Because WTO panels have systematically ruled against challenged environmental policies, now mere threats of challenges
often suffice. The exceptions to WTO rules (contained in GATT’s “Article XX”), which might have allowed
some domestic policies which otherwise violate WTO rules, also have been repeatedly ruled to be inapplicable in a series of
WTO rulings:
Case 1: U.S. weakens
the Clean Air Act to comply with WTO ruling. The U.S. implemented the
WTO ruling by replacing U.S. gasoline cleanliness regulations with
a policy that the U.S. government previously had estimated would produce a five
percent to seven percent increase in annual emissions of nitrous oxide from imported gasoline.
Case 2: U.S. dolphin
protection laws undermined. After years of sustained trade law challenges, the Bush administration decided to quietly
implement a change to a “dolphin safe” labeling policy which Mexico had demanded as
necessary to implement a GATT ruling. (Mexico had threatened a new WTO case if
their demands were not met). On New Years Eve 2002, when few Americans were focused on policy matters, the Bush
administration announced that it would change the “Flipper-friendly” tuna policy to allow the “dolphin-safe”

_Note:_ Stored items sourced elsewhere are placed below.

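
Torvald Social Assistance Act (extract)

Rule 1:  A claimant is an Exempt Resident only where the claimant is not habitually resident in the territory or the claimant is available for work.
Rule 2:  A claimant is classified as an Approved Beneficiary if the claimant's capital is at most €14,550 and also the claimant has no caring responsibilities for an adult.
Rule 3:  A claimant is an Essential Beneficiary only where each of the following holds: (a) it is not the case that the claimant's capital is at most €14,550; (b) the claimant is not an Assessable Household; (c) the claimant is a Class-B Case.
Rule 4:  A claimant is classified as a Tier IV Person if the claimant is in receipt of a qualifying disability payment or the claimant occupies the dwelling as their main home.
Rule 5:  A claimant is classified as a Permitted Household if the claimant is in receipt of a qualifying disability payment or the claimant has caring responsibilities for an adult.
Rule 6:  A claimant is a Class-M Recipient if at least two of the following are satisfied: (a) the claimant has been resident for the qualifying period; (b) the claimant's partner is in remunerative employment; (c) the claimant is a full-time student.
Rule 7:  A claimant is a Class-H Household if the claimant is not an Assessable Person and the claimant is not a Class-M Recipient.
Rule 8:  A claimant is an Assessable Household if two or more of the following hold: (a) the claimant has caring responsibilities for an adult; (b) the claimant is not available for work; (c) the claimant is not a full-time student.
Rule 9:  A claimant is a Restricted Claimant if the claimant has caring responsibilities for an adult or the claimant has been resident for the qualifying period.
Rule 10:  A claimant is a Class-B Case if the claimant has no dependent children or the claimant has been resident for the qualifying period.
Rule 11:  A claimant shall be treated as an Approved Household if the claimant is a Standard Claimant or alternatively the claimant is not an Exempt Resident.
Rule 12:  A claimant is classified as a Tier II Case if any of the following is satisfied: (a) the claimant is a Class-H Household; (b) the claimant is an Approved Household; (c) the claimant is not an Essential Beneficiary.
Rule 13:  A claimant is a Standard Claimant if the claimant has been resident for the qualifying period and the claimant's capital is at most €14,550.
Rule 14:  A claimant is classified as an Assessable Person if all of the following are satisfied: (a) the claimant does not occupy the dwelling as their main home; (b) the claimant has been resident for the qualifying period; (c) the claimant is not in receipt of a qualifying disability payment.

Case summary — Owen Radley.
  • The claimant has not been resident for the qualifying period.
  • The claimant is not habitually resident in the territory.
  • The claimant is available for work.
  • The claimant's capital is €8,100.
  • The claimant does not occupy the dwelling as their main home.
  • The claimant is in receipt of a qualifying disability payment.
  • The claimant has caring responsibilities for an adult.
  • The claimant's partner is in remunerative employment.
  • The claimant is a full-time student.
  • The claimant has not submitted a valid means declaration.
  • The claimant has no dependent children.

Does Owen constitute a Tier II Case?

Yes

rule 14 — Assessable Person: [the claimant does not occupy the dwelling as their main home? yes] AND [the claimant has been resident for the qualifying period? no] AND [the claimant is not in receipt of a qualifying disability payment? no] → not satisfied.
rule 6 — Class-M Recipient: the claimant has been resident for the qualifying period? no; the claimant's partner is in remunerative employment? yes; the claimant is a full-time student? yes — 2 of 3 hold (need ≥2) → satisfied.
rule 7 — Class-H Household: [not an Assessable Person (rule 14)? yes] AND [not a Class-M Recipient (rule 6)? no] → not satisfied.
rule 13 — Standard Claimant: [the claimant has been resident for the qualifying period? no] AND [claimant's capital: €8,100 ≤ €14,550? yes] → not satisfied.
rule 1 — Exempt Resident: [the claimant is not habitually resident in the territory? yes] OR [the claimant is available for work? yes] → satisfied.
rule 11 — Approved Household: [Standard Claimant (rule 13)? no] OR [not an Exempt Resident (rule 1)? no] → not satisfied.
rule 8 — Assessable Household: the claimant has caring responsibilities for an adult? yes; the claimant is not available for work? no; the claimant is not a full-time student? no — 1 of 3 hold (need ≥2) → not satisfied.
rule 10 — Class-B Case: [the claimant has no dependent children? yes] OR [the claimant has been resident for the qualifying period? no] → satisfied.
rule 3 — Essential Beneficiary: [claimant's capital: €8,100 ≤ €14,550? yes, so negated condition no] AND [not an Assessable Household (rule 8)? yes] AND [Class-B Case (rule 10)? yes] → not satisfied.
rule 12 — Tier II Case: [Class-H Household (rule 7)? no] OR [Approved Household (rule 11)? no] OR [not an Essential Beneficiary (rule 3)? yes] → satisfied.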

label to be used on tuna caught using deadly purse seine nets and dolphin encirclement. This regulation is now being challenged
in federal court.
Case 3: U.S. weakens
sea turtle protections in the U.S. Endangered Species Act. When
the WTO ruled against U.S. Endangered Species Act rules protecting sea turtles from getting killed in shrimpers’ nets,
the U.S. complied with the WTO order by replacing the requirement that all countries seeking to sell shrimp in the U.S. had
to ensure that their shrimpers used turtle exclusion devices. The new policy is based on an unenforceable rule that allows
into the U.S. all shrimp carried by any ship with turtle protection
technology, regardless of whether the ship had actually caught the shrimp.

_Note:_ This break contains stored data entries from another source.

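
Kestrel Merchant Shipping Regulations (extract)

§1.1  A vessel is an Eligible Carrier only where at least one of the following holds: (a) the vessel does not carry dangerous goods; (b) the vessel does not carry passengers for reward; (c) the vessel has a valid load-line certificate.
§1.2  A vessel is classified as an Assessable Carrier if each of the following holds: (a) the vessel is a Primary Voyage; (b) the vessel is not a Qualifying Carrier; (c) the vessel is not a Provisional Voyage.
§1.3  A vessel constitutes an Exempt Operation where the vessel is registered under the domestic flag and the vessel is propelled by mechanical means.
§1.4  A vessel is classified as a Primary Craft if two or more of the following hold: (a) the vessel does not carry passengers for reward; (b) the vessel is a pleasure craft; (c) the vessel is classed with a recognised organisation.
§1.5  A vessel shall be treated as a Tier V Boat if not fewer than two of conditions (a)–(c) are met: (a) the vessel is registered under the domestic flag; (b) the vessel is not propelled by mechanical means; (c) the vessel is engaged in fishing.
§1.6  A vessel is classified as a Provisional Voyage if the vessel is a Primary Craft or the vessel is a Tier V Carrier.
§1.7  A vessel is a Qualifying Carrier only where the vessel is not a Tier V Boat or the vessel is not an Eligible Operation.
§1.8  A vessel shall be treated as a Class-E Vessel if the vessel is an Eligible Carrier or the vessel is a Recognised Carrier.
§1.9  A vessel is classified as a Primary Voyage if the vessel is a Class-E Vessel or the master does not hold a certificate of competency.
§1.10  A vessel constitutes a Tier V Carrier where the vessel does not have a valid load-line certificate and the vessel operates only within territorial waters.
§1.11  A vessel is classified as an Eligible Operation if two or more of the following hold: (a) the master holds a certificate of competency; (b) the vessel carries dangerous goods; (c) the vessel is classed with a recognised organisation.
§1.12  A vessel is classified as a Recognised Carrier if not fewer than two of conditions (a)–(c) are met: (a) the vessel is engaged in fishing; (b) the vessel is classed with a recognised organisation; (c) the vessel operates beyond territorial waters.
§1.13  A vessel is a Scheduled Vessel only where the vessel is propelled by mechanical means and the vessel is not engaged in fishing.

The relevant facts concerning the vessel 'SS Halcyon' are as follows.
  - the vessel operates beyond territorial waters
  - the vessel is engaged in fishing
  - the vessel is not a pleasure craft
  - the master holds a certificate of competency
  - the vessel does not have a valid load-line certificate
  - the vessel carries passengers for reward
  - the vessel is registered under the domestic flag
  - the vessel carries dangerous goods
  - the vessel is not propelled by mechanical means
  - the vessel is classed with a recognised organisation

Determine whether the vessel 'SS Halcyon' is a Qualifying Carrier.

Under §1.5: the vessel is registered under the domestic flag? yes; the vessel is not propelled by mechanical means? yes; the vessel is engaged in fishing? yes — 3 of 3 hold (need ≥2) → satisfied.
Under §1.11: the master holds a certificate of competency? yes; the vessel carries dangerous goods? yes; the vessel is classed with a recognised organisation? yes — 3 of 3 hold (need ≥2) → satisfied.
Under §1.7: not a Tier V Boat (§1.5)? no; or not an Eligible Operation (§1.11)? no. So the vessel is not a Qualifying Carrier.

No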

Threat 1: Hong Kong’s WTO complaint
against U.S. anti-invasive species rules. U.S. regulatory efforts
to fight the costly infestation of the Asian Longhorned Beetle (which is devastating maple and other trees throughout the
U.S.) were threatened as violating WTO rules—to the extent that the
USDA is now considering watering down regulations requiring treatment of raw wood packing material to comply with a weaker,
WTO-sanctioned “international” standard.
Threat 2: WTO threats undermine EU
ban on cruelly trapped fur. The threat of a WTO challenge by the U.S. and Canada convinced the
EU to effectively abandon a policy passed by the European Parliament to ban the sale of furs—including imported fur—caught
with steel jaw leg traps. The policy would have only permitted certain animal furs from countries with a ban on steel jaw
leg traps to enter the European market. The threat of a WTO challenge eventually convinced the EU to effectively abandon
the law.
Threat 3: WTO threats against Japan’s fulfillment
of its obligations under the Kyoto Protocol. Japan’s new automobile
engine efficiency and emissions policies aimed at meeting its obligations under the Kyoto Protocol have faced a WTO threat
by the U.S. and EU.
New threats: The U.S. is currently
considering a challenge to a proposed EU chemicals policy called REACH (Registration Evaluation and Authorization of Chemicals).
At the U.S. chemical industry's behest, in April of 2003, the U.S.
State Department sent a demarche characterizing this EU proposal as an "obstacle to trade" which will "distort global
markets." REACH would place responsibility on chemicals manufacturers (both domestic and foreign) for testing thousands of
older chemical products for toxicity. Globally, there are over 85,000 chemicals in the international stream of commerce,
however, less than ten percent of these chemicals actually have toxicity data describing the health and environmental consequences
of their usage. Since a demarche often proceeds an official U.S. trade challenge,
many commentators have characterized this issue as the next big transatlantic trade battle.